Keiner weiß heute zu sagen, ob die „Häx vo Binze“ seinerzeit wirklich durch die Wälder zog, die Rötteln und den Burgherrn verfluchte, das Wild vergiftete, Heil- und Liebestränke braute. Zweifellos steht das Entstehen dieser Sage in Verbindung mit der Zerstörung der Burg vor 300 Jahren; ein Ereignis, das sich die Bevölkerung nicht erklären konnte, erschien doch die Burg als nicht einnehmbar. Es mußten also übernatürliche Kräfte gewirkt haben.

In zwei Formen hat sich die Sage um die „Häx vo Binze“ erhalten. Die eine ein Schauerstück, die zweite, welche ebenfalls dramatische Geschichte um eine Kräuterhexe, die nach dem Tod ihrer Tochter auf Rötteln in dumpfes Hinbrüten verfiel und schließlich den französischen Belagerern bei der Eroberung der Burg verhalf.
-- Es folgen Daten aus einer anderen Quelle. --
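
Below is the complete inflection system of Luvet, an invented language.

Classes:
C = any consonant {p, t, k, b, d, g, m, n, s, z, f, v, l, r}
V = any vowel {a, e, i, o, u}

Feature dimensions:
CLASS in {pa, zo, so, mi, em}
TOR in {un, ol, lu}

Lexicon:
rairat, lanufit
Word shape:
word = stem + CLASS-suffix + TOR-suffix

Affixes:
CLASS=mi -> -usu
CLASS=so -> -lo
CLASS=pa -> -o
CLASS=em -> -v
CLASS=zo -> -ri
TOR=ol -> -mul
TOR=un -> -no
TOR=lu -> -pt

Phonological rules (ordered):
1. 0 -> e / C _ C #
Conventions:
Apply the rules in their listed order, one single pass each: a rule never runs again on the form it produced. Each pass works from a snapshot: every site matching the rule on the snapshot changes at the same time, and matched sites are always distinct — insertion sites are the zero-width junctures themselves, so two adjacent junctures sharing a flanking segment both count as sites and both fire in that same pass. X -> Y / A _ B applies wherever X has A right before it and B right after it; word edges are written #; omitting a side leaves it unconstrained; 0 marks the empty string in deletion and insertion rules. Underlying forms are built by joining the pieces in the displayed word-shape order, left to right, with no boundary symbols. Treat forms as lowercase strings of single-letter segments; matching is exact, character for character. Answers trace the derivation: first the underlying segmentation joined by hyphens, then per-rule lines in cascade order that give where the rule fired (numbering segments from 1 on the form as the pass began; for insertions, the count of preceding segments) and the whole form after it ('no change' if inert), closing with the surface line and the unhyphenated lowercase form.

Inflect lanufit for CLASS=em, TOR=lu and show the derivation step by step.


underlying: lanufit-v-pt
1. 0 -> e / C _ C #: inserts after position(s) 9: lanufitvpet
surface: lanufitvpet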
Doch zunächst die erste, grausige Version. Sie beginnt damit, daß der Diener Gotthold in äußerster Notwehr dem Lieblingshund des Herrn von Rötteln ein Bein zerschmetterte. Wutentbrannt läßt der hartherzige Burgherr den treuen Diener von der Turmspitze in die grausige Tiefe stürzen.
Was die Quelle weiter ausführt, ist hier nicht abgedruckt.